Sure does. But deep down inside, even the most steadfast quality over
quantity person gets there heads turned every once in a while by some
insanely high lumens count. Today was that day for me.
There have been quite a few of these super high lumens, soda-can sized lights in recent months. 47s has some, Nitecore released one, and Fenix has a few. All of them, thus far, have run on less common batteries. Some want you to feed them 18650s. Others can run on a large number of CR123a lights. None of these soda can photon cannons have used common batteries.
The Nitecore EA4 Pioneer has some awesome specs, another sign that the gap between CR123a and AA batteries has narrowed to the point of insignificance. It produces 860 lumens using 4 AA batteries and will run for 1 hour and 45 minutes. That, folks, is a soda can photon cannon if I have ever seen one. Awesomely awesome specs though usually carry a wallet vomit price tag. But again the Nitecore EA4 is a surprise. Retail it sells for around $70 at BatteryJunction.com
This light is not without concerns.
First there is the whole Sysmax-JetBeam-Nitecore-Nite Eye sketchy IP pirate thing.
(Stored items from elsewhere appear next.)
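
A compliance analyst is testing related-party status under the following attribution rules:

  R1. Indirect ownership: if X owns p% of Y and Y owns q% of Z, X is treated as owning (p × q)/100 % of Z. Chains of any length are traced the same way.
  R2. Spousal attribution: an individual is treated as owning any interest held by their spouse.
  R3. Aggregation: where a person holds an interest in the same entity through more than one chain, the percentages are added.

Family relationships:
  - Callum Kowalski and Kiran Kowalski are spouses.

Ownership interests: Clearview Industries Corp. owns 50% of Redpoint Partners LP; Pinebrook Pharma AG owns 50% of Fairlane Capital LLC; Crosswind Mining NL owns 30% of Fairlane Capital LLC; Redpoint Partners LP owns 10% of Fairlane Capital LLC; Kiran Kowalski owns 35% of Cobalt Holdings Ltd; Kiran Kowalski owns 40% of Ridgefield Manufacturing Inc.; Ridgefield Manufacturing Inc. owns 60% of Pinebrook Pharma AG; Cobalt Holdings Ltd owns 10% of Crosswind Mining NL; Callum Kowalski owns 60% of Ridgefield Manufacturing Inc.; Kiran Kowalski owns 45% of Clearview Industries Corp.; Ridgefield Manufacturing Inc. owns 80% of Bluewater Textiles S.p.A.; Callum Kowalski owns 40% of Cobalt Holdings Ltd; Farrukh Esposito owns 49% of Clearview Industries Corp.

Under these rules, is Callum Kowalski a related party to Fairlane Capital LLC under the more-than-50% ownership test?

No

By spousal attribution (R2), Callum Kowalski is treated as also owning Kiran Kowalski's interest in Cobalt Holdings Ltd, giving 40% + 35% = 75%.
By spousal attribution (R2), Callum Kowalski is treated as also owning Kiran Kowalski's interest in Ridgefield Manufacturing Inc, giving 60% + 40% = 100%.
By spousal attribution (R2), Callum Kowalski is treated as owning Kiran Kowalski's 45% interest in Clearview Industries Corp.
Chain via Cobalt Holdings Ltd → Crosswind Mining NL (R1): 75% × 10% × 30% = 2.25% of Fairlane Capital LLC.
Chain via Ridgefield Manufacturing Inc. → Pinebrook Pharma AG (R1): 100% × 60% × 50% = 30% of Fairlane Capital LLC.
Chain via Clearview Industries Corp. → Redpoint Partners LP (R1): 45% × 50% × 10% = 2.25% of Fairlane Capital LLC.
Aggregating (R3): 2.25% + 30% + 2.25% = 34.5%.
34.5% does not exceed the 50% threshold, so Callum is not a related party to Fairlane Capital LLC.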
For more see here and here.
Then there are more practical concerns--like the lack of a truly useful low. In a light like this I'd like to see a 1 or 2 lumen mode that could run for a month. That would rock just as much as a 860 lumen high does. 47s has proven to me the value of a moonlight mode and I am going to be looking for it in future purchases.
Here the low is a not so helpful 65 lumens. Yikes! There goes my night vision. I am not sure how big a deal this is as you don't really use these kinds of lights for trips to the john in the middle of the night, but still as a portable room illumination device a 1 or 2 lumen low with 30-40 days of runtime would be very helpful in real world uses. Imagine how helpful that would be for folks stranded without power after a storm. You could punch the high to signal to rescue folks and then use the medium for tasks and the low for illumination inside. That said, this is a ton of light.
Things just got interesting, very interesting in the soda can flashlight market. Might be time to take a look.